Eco-Municipalities in Sweden
||sweden, cities, sustainable communities, revitalization, integrated, natural step
The 2004 book "The Natural Step for Communities: How Cities and Towns can Change to Sustainable Practices" provides inspiring examples of changes in Swedish municipal policies and operations as these communities move toward sustainability.
The 2004 book "The Natural Step for Communities: How Cities and Towns can Change to Sustainable Practices" is a book for practitioners. In 304 pages it provides inspiring examples of changes in Swedish municipal policies and operations, and explains how municipalities in the US and elsewhere can emulate their success. Authors are Sarah James, principal of a community planning consulting firm in Boston and co-author of the American Planning Association's "Policy Guide on Planning for Sustainability" (summer 2002; available for purchse at http://www.plannersweb.com/wfiles/w245.html), and Torbjorn Lahti, planner for Sweden's first eco-municipality and a founder of the Swedish natinal association of eco-municipalities.

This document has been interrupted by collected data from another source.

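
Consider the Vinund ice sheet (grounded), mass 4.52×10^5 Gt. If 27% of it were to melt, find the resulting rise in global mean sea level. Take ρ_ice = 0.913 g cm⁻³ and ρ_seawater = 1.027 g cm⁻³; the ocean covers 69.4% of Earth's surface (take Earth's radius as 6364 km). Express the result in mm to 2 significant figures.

≈ 340 mm

Vinund: 0.27 × 4.52×10^5 Gt = 1.220×10^17 kg; dividing by ρ_w = 1.027 g cm⁻³ = 1027 kg m⁻³ gives 1.188×10^14 m³ of water.
Spread over 3.53×10^14 m² of ocean, Δh = 1.188×10^14 / 3.53×10^14 = 0.336 m = 340 mm.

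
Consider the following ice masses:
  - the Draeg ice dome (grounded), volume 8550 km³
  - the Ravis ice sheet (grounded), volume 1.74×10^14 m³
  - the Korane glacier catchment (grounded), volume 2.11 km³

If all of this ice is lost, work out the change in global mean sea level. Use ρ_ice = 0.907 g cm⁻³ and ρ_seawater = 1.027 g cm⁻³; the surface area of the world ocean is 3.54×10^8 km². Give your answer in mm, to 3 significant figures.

≈ 455 mm

Draeg: 8550 km³ × (907/1027) = 7551 km³ of water.
Ravis: 1.74×10^14 m³ × (907/1027) = 1.537×10^14 m³ of water.
Korane: 2.11 km³ × (907/1027) = 1.863 km³ of water.
Total added water ≈ 1.612×10^14 m³ over 3.54×10^14 m² → Δh = 0.455 m = 455 mm.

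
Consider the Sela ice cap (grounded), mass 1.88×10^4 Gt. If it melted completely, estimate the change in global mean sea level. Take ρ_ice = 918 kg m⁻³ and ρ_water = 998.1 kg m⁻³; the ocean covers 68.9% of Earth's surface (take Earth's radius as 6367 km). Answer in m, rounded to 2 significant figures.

≈ 0.054 m

Sela: 1.88×10^4 Gt = 1.880×10^16 kg; dividing by ρ_w = 998.1 kg m⁻³ gives 1.884×10^13 m³ of water.
Spread over 3.51×10^14 m² of ocean, Δh = 1.884×10^13 / 3.51×10^14 = 0.0537 m.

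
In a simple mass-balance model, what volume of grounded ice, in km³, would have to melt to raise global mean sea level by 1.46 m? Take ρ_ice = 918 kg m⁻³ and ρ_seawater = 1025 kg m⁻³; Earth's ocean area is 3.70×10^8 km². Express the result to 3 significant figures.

≈ 6.03×10^5 km³

Required water volume = Δh × A = 1.46 m × 3.70×10^14 m² = 5.402×10^14 m³ = 5.402×10^5 km³.
Ice volume = water volume × ρ_w/ρ_ice = 5.402×10^5 × 1025/918 = 6.03×10^5 km³.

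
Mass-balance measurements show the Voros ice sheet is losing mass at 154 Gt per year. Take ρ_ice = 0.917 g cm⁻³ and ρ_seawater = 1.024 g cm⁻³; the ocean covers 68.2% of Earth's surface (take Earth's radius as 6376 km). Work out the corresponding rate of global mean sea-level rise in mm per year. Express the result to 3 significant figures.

ρ_w = 1.024 g cm⁻³ = 1024 kg m⁻³. Annual water volume added = 154 Gt / ρ_w = 1.540×10^14 kg / 1024 kg m⁻³ = 1.504×10^11 m³.
Δh per year = 1.504×10^11 / 3.48×10^14 = 4.32×10^-4 m = 0.432 mm.

≈ 0.432 mm/yr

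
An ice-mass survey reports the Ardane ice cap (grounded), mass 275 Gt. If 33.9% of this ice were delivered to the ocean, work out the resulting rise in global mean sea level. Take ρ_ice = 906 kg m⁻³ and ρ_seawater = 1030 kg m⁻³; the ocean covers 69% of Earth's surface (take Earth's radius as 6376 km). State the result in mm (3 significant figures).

Ardane: 0.339 × 275 Gt = 9.322×10^13 kg; dividing by ρ_w = 1030 kg m⁻³ gives 9.051×10^10 m³ of water.
Spread over 3.52×10^14 m² of ocean, Δh = 9.051×10^10 / 3.52×10^14 = 2.57×10^-4 m = 0.257 mm.

≈ 0.257 mm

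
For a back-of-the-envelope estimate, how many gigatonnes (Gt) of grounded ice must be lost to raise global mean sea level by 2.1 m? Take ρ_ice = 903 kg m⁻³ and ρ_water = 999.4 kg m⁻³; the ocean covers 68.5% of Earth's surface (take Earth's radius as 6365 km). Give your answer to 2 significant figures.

≈ 7.3×10^5 Gt

Required water volume = Δh × A = 2.1 m × 3.49×10^14 m² = 7.323×10^14 m³.
ρ_w = 999.4 kg m⁻³, so the mass of water = 7.323×10^14 m³ × 999.4 kg m⁻³ = 7.319×10^17 kg = 7.3×10^5 Gt (and the same mass of ice, by conservation).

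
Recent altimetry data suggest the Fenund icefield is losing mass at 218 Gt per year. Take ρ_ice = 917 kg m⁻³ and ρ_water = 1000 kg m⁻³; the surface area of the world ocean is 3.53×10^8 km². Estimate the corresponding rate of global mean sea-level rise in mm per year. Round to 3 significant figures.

≈ 0.618 mm/yr

ρ_w = 1000 kg m⁻³. Annual water volume added = 218 Gt / ρ_w = 2.180×10^14 kg / 1000 kg m⁻³ = 2.180×10^11 m³.
Δh per year = 2.180×10^11 / 3.53×10^14 = 6.18×10^-4 m = 0.618 mm.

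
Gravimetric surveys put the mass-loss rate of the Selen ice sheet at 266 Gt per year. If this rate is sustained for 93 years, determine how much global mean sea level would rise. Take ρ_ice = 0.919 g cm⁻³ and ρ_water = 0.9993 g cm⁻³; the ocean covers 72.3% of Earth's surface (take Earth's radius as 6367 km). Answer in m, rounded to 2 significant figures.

Total mass lost = 266 Gt/yr × 93 yr = 2.474×10^4 Gt = 2.474×10^16 kg.
ρ_w = 0.9993 g cm⁻³ = 999.3 kg m⁻³, so water volume = 2.474×10^16 / 999.3 = 2.476×10^13 m³.
Δh = 2.476×10^13 / 3.68×10^14 = 0.0672 m.

≈ 0.067 m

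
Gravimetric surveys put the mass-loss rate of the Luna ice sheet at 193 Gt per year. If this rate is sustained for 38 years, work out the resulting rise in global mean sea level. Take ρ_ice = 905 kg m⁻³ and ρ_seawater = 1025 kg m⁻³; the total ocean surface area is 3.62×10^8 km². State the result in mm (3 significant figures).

Total mass lost = 193 Gt/yr × 38 yr = 7334 Gt = 7.334×10^15 kg.
ρ_w = 1025 kg m⁻³, so water volume = 7.334×10^15 / 1025 = 7.155×10^12 m³.
Δh = 7.155×10^12 / 3.62×10^14 = 0.0198 m = 19.8 mm.

≈ 19.8 mm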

The sixty-plus eco-municipalities in Sweden form the basis of this book. Beginning just over 20 years ago as a village revitalization movement, Swedish eco-municipalities are unique in that they use:
* An integrated approach -- not single-issue initiatives -- that surmount challenges of conflicting priorities, scarce resources, and turf battles.
* A highly participative democratic change process involving citizens and municipal employees, based upon envisioning desired future community conditions where the four system conditions are met, and "backcasting" to determine actions steps that allow the desired future to occur.

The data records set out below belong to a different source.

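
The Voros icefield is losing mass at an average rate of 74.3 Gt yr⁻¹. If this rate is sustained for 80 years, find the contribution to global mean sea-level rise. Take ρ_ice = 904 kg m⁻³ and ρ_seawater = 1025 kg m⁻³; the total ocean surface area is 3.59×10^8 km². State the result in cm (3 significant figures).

≈ 1.62 cm

Total mass lost = 74.3 Gt/yr × 80 yr = 5944 Gt = 5.944×10^15 kg.
ρ_w = 1025 kg m⁻³, so water volume = 5.944×10^15 / 1025 = 5.799×10^12 m³.
Δh = 5.799×10^12 / 3.59×10^14 = 0.0162 m = 1.62 cm.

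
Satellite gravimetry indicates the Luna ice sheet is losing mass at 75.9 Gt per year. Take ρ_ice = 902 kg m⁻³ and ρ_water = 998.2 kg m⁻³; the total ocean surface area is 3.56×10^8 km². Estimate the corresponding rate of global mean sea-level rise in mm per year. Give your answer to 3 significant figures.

≈ 0.214 mm/yr

ρ_w = 998.2 kg m⁻³. Annual water volume added = 75.9 Gt / ρ_w = 7.590×10^13 kg / 998.2 kg m⁻³ = 7.604×10^10 m³.
Δh per year = 7.604×10^10 / 3.56×10^14 = 2.14×10^-4 m = 0.214 mm.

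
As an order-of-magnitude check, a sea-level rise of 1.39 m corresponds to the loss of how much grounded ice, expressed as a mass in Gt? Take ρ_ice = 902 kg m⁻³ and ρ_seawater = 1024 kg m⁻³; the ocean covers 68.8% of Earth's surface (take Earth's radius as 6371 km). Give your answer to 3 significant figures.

Required water volume = Δh × A = 1.39 m × 3.51×10^14 m² = 4.878×10^14 m³.
ρ_w = 1024 kg m⁻³, so the mass of water = 4.878×10^14 m³ × 1024 kg m⁻³ = 4.995×10^17 kg = 4.99×10^5 Gt (and the same mass of ice, by conservation).

≈ 4.99×10^5 Gt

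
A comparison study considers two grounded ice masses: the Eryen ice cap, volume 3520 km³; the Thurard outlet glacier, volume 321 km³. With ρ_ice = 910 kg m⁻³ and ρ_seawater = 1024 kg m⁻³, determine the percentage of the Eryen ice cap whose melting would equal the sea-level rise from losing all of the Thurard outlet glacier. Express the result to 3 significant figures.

Equal sea-level rise means equal mass of meltwater, i.e. equal mass of ice lost.
Ice mass of Thurard: 2.921×10^14 kg; ice mass of Eryen: 3.203×10^15 kg.
Fraction required = 2.921×10^14 / 3.203×10^15 = 0.0912 → 9.12 %.

≈ 9.12 %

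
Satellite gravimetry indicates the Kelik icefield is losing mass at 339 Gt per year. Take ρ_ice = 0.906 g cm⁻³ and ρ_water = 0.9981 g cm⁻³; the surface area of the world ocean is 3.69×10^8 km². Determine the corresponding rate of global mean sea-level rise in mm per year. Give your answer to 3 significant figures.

ρ_w = 0.9981 g cm⁻³ = 998.1 kg m⁻³. Annual water volume added = 339 Gt / ρ_w = 3.390×10^14 kg / 998.1 kg m⁻³ = 3.396×10^11 m³.
Δh per year = 3.396×10^11 / 3.69×10^14 = 9.20×10^-4 m = 0.920 mm.

≈ 0.920 mm/yr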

* Have spread to towns and large cities in other Nordic countries, Japan and New Zealand, and are inspiring several potential community efforts in Minnesota and Wisconsin.
The success stories -- mostly from Sweden but including many North American ones -- detail significant changes in the areas of:
* Renewable energy sources
* Ecological housing
* Green businesses
* Green buildings
* Ecological education
* Eco-economic / eco-industrial development
* Protecting biodiversity
* Alternatives to fossil-fueled vehicles
* Dealing with waste
* Sustainable agriculture
The book ends with a challenge to the reader: to work in one's community to (1) increase awareness of the need to change (toward a more a sustainable community) and to (2) generate the political will to carry out the change process. The technology, process models and guiding principles are readily available to those who meet this challenge.
See the web site below for details and on-line purchase for $24.95.
What is different about the eco-municipality model for community change?
Many communities in the United States and around the world have initiated and are carrying out sustainable development projects. Green building programs, affordable housing, open space preservation, recycling, climate change initiatives, smart growth initiatives, are just a few of these. While these initiatives have made progress toward sustainable goals, they largely are occurring on a project-by-project or issue-oriented basis. Frequently these efforts, as laudable as they are, are unconnected and not integrated throughout municipal governments and the larger communities.
The eco-municipality approach uses widespread community awareness-raising and integrated municipal involvement. The "common language" afforded by the Natural Step framework fosters understanding of what "sustainability" is and also how to achieve it across all parts of municipal government and the wider community. The likelihood of conflict and competition among resulting actions is therefore minimized, since all sectors are using the same "sustainability playing rules."